La propia “canasta básica” (o PMO o el nombre que se le aplique), es sinónimo de inequidad, ya que parte de aceptar que para algún sector de la población -aquellos que debieran en función del principio de equidad recibir más- los servicios se limitan a un conjunto acotado. Excluyendo prácticas de salud que hoy existen, limitando derechos o teniendo que acudir a la judicialización de la Salud, como se observa plenamente en todos los países que han implementado este sistema (Chile, México o Colombia). Además, todo lo que no esté incluido en la “canasta” cada persona lo debería resolver por su cuenta. O sea, por fuera de la cobertura mínima, el Sistema de Salud se va a regir por la ley de oferta y demanda, lo cual implica que aquello que el Estado no pague, va a tener que ser costeado a precio de mercado de manera individual, por consumidores de salud. Ante esas situaciones los sectores populares se ven en clara desventaja: sólo tendrán acceso total al resto de los servicios, aquellos que puedan pagar por ello. Y los “gastos de bolsillo” (o sea por “aquello” que no está incluido en el seguro) obviamente, se van a incrementar exponencialmente.
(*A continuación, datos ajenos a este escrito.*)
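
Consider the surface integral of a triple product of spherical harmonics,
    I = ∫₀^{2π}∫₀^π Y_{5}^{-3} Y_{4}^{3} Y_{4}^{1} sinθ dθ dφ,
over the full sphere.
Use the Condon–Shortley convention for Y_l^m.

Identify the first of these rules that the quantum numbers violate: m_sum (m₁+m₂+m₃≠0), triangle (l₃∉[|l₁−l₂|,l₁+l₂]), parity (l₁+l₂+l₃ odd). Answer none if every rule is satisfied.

m₁+m₂+m₃ = -3 + 3 + 1 = 1  ✗
triangle: |5−4|=1 ≤ l₃=4 ≤ 5+4=9
parity: l₁+l₂+l₃ = 13 is odd

m_sum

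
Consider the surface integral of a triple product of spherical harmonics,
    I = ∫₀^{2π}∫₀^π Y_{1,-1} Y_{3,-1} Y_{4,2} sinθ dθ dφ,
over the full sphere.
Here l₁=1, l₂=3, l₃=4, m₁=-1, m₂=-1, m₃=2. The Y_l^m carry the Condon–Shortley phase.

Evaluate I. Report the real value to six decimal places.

0.238414

m-sum 0 ✓  L=8 even ✓  2≤4≤4 ✓
Π(2lᵢ+1) = 3×7×9 = 189
triangle coeff Δ(1,3,4) = 1/252
Σ_t [0,0]: t=0:+1/36 = 1/36
(3j)²=4/63 [(1 3 4; 0 0 0)], sign=+1
Σ_t [0,0]: t=0:+1/96 = 1/96
(3j)²=5/84 [(1 3 4; -1 -1 2)], sign=+1
⇒ 4πI² = 5/7
I = (+1)√(5/7/(4π)) = 0.23841361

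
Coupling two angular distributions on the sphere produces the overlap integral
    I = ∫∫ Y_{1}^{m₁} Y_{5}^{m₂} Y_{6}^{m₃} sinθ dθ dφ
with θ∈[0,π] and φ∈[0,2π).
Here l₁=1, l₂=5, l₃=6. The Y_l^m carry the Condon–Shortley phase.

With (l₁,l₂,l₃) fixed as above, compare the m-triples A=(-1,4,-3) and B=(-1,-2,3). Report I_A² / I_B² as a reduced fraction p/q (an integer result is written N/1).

1/12

l's match ⇒ only the (l;m) 3-j factors differ between A and B.
A: triangle coeff Δ(1,5,6) = 1/858; Σ_t [0,0]: t=0:+1/725760 = 1/725760; (3j)²=1/286 [(1 5 6; -1 4 -3)], sign=-1
B: triangle coeff Δ(1,5,6) = 1/858; Σ_t [0,0]: t=0:+1/60480 = 1/60480; (3j)²=6/143 [(1 5 6; -1 -2 3)], sign=-1
I_A²/I_B² = (1/286)/(6/143) = 1/12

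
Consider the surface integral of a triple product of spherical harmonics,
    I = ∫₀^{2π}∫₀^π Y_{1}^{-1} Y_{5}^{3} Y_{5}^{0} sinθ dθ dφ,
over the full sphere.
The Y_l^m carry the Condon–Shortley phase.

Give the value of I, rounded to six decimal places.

0.000000

m-sum = -1 + 3 + 0 = 2 ≠ 0 ⇒ I = 0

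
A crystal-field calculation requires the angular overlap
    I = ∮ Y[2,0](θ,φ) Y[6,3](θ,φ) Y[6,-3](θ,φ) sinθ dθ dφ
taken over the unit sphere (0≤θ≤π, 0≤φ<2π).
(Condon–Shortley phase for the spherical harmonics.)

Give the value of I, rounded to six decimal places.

-0.057344

m-sum 0 ✓  L=14 even ✓  4≤6≤8 ✓
Π(2lᵢ+1) = 5×13×13 = 845
triangle coeff Δ(2,6,6) = 1/90090
Σ_t [0,2]: t=0:+1/69120 t=1:−1/14400 t=2:+1/69120 = -7/172800
(3j)²=14/715 [(2 6 6; 0 0 0)], sign=-1
Σ_t [0,2]: t=0:+1/1451520 t=1:−1/80640 t=2:+1/120960 = -1/290304
(3j)²=5/2002 [(2 6 6; 0 3 -3)], sign=+1
⇒ 4πI² = 5/121
I = (-1)√(5/121/(4π)) = -0.05734392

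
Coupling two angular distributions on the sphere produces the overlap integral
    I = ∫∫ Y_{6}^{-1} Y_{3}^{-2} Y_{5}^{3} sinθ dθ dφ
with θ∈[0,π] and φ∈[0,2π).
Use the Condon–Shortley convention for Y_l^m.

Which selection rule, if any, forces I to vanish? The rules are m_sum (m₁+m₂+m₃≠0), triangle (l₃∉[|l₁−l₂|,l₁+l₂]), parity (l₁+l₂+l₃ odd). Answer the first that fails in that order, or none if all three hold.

m₁+m₂+m₃ = -1 − 2 + 3 = 0  ✓
triangle: |6−3|=3 ≤ l₃=5 ≤ 6+3=9  ✓
parity: l₁+l₂+l₃ = 14 is even  ✓

none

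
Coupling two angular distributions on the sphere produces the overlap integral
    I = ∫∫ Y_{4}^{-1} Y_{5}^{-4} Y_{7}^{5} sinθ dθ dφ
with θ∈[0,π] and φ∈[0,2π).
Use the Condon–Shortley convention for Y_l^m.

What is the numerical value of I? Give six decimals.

0.077064

m-sum 0 ✓  L=16 even ✓  1≤7≤9 ✓
Π(2lᵢ+1) = 9×11×15 = 1485
triangle coeff Δ(4,5,7) = 1/6126120
Σ_t [0,2]: t=0:+1/69120 t=1:−1/20736 t=2:+1/69120 = -1/51840
(3j)²=280/21879 [(4 5 7; 0 0 0)], sign=+1
Σ_t [0,1]: t=0:+1/1209600 t=1:−1/1935360 = 1/3225600
(3j)²=243/61880 [(4 5 7; -1 -4 5)], sign=+1
⇒ 4πI² = 3645/48841
I = (+1)√(3645/48841/(4π)) = 0.07706400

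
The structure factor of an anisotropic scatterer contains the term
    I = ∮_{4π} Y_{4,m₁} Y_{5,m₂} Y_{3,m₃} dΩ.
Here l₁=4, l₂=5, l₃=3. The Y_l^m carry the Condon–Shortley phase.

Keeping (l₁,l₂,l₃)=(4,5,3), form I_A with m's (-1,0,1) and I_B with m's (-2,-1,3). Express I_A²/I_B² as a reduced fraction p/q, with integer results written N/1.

1/225

Shared (l₁,l₂,l₃)=(4,5,3): N and (l;000)² cancel in I_A²/I_B².
A: Δ = 6!·2!·4!/13! = 1/180180; Racah Σ t=3..5: t=3:−1/288 t=4:+1/288 t=5:−1/5760 = -1/5760; ⇒ 3j(4 5 3; -1 0 1)² = 1/12012, sgn -1
B: Δ = 6!·2!·4!/13! = 1/180180; Racah Σ t=4..4: t=4:+1/2304 = 1/2304; ⇒ 3j(4 5 3; -2 -1 3)² = 75/4004, sgn +1
I_A²/I_B² = (1/12012)/(75/4004) = 1/225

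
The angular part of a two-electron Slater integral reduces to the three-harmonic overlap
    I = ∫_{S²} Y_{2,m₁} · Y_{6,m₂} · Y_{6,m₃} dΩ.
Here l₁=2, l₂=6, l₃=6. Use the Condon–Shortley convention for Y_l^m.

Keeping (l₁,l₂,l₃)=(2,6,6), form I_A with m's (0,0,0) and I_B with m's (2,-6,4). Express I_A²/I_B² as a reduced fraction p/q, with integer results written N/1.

49/11

Same 2,6,6: normalisation and zero-m 3j drop out of the ratio.
A: Δ: 2! 2! 10! / 15! → 1/90090; sum: t=0:+1/69120 t=1:−1/14400 t=2:+1/69120 = -7/172800; 3j²(2 6 6; 0 0 0) = Δ·Π!·Σ² = 14/715  (sign -1)
B: Δ: 2! 2! 10! / 15! → 1/90090; sum: t=0:+1/14515200 = 1/14515200; 3j²(2 6 6; 2 -6 4) = Δ·Π!·Σ² = 2/455  (sign +1)
I_A²/I_B² = (14/715)/(2/455) = 49/11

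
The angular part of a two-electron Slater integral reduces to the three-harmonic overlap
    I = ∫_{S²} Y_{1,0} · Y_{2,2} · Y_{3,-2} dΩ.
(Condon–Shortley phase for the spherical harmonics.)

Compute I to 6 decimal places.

0.184674

Rules hold: Σm=0, L=6 even, 1≤3≤3.
N = 3·5·7 = 105
Δ = 0!·2!·4!/7! = 1/105
Racah Σ t=0..0: t=0:+1/4 = 1/4
⇒ 3j(1 2 3; 0 0 0)² = 3/35, sgn -1
Racah Σ t=0..0: t=0:+1/24 = 1/24
⇒ 3j(1 2 3; 0 2 -2)² = 1/21, sgn -1
4πI² = N·(3j₀)²·(3jₘ)² = 3/7
I = +1·√(0.428571/4π) = 0.18467439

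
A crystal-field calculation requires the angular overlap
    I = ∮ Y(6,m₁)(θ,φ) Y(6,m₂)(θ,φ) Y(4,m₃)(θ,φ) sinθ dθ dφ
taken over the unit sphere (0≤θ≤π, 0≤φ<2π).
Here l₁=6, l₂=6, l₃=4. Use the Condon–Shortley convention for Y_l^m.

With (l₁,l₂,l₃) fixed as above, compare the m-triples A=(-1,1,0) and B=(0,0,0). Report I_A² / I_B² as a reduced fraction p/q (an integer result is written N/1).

256/441

l's match ⇒ only the (l;m) 3-j factors differ between A and B.
A: triangle coeff Δ(6,6,4) = 1/15315300; Σ_t [3,7]: t=3:−1/414720 t=4:+1/20736 t=5:−1/11520 t=6:+1/51840 t=7:−1/2903040 = -1/45360; (3j)²=1024/153153 [(6 6 4; -1 1 0)], sign=-1
B: triangle coeff Δ(6,6,4) = 1/15315300; Σ_t [2,6]: t=2:+1/829440 t=3:−1/25920 t=4:+1/9216 t=5:−1/25920 t=6:+1/829440 = 7/207360; (3j)²=28/2431 [(6 6 4; 0 0 0)], sign=+1
I_A²/I_B² = (1024/153153)/(28/2431) = 256/441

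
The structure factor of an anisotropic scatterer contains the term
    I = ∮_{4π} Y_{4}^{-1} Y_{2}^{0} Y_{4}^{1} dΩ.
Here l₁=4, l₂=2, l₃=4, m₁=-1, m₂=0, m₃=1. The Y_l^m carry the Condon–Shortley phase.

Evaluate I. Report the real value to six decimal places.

-0.139264

Checks pass: Σm=0; 10 even; l₃=4∈[2,6].
(2·4+1)(2·2+1)(2·4+1) = 405
Δ: 2! 6! 2! / 11! → 1/13860
sum: t=0:+1/192 t=1:−1/36 t=2:+1/192 = -5/288
3j²(4 2 4; 0 0 0) = Δ·Π!·Σ² = 20/693  (sign -1)
sum: t=0:+1/480 t=1:−1/48 t=2:+1/144 = -17/1440
3j²(4 2 4; -1 0 1) = Δ·Π!·Σ² = 289/13860  (sign +1)
combine: 4πI² = 405·20/693·289/13860 = 1445/5929
take √, sign -1: I = -0.13926381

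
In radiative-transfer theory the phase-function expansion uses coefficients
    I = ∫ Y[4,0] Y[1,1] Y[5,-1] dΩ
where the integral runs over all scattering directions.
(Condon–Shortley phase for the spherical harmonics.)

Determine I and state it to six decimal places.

-0.190188

m-sum 0 ✓  L=10 even ✓  3≤5≤5 ✓
Π(2lᵢ+1) = 9×3×11 = 297
triangle coeff Δ(4,1,5) = 1/495
Σ_t [0,0]: t=0:+1/576 = 1/576
(3j)²=5/99 [(4 1 5; 0 0 0)], sign=-1
Σ_t [0,0]: t=0:+1/1152 = 1/1152
(3j)²=1/33 [(4 1 5; 0 1 -1)], sign=+1
⇒ 4πI² = 5/11
I = (-1)√(5/11/(4π)) = -0.19018827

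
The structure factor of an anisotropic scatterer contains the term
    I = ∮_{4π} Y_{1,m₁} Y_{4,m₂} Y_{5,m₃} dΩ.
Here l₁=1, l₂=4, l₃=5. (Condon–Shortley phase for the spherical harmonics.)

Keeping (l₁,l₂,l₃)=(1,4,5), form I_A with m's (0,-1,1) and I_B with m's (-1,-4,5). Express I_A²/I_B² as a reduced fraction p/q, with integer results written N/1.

8/15

Same 1,4,5: normalisation and zero-m 3j drop out of the ratio.
A: Δ: 0! 2! 8! / 11! → 1/495; sum: t=0:+1/720 = 1/720; 3j²(1 4 5; 0 -1 1) = Δ·Π!·Σ² = 8/165  (sign +1)
B: Δ: 0! 2! 8! / 11! → 1/495; sum: t=0:+1/80640 = 1/80640; 3j²(1 4 5; -1 -4 5) = Δ·Π!·Σ² = 1/11  (sign +1)
I_A²/I_B² = (8/165)/(1/11) = 8/15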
La “canasta” prevé un modelo restrictivo, curativo y biológico; algunas (no todas) las prestaciones para algunas (no todas) las enfermedades, sin acciones de prevención y adaptables a la decisión política de qué “canasta” se financia, obviamente ajustable según criterios de mercado. Esta “canasta” la podrían ofrecer tantos los Hospitales (sector público) como las clínicas y sanatorios (sector Privado), lo que abre claramente la posibilidad de una transferencia de “asegurados” o “prestaciones” (y por lo tanto recursos públicos) al sector privado. Al relativizar el carácter público exclusivo de las prestaciones de Salud, lo que se está procurando en realidad, es la creación de mercados de salud que puedan ser explotados por el capital. Específicamente, hay una decisión consciente y planificada de introducir “mercados internos” dentro del dominio de las prestaciones públicas. Y la noción de “privados” no sólo va a estar prevista en la conformación tradicional (clínicas y sanatorios), sino también en formas institucionales de alta precariedad, precísamente, institucional (aseguradoras, UTEs -Unión Transitoria de Empresas-, sociedades anónimas).

En este marco, la situación de las trabajadoras y trabajadores del sistema Público es de alto riesgo. No sólo se prevén modalidades de contratación y retribución (salario) más precarizantes como pago por cápitas o por rendimiento, sino que es probable que los planteles se achiquen si los “pacientes” eligen al efector privado y, por lo tanto, se reduce la demanda del Hospital Público. (Godoy D., León S., Godoy H., Carta a Macri contra la Cobertura Universal de Salud CUS Diciembre 2016)

En definitiva, nos encontramos ante un escenario que favorece una aceleración del proceso iniciado en los ’90 en materia de desmantelamiento de la universalidad, la gratuidad la solidaridad y el carácter público, que hacen de nuestro Sistema de Salud, un dispositivo privilegiado en la región y en el mundo.

La resistencia popular en general, y del movimiento sanitario popular en particular, podrán sostener y resistir este nuevo embate de los sectores dominantes.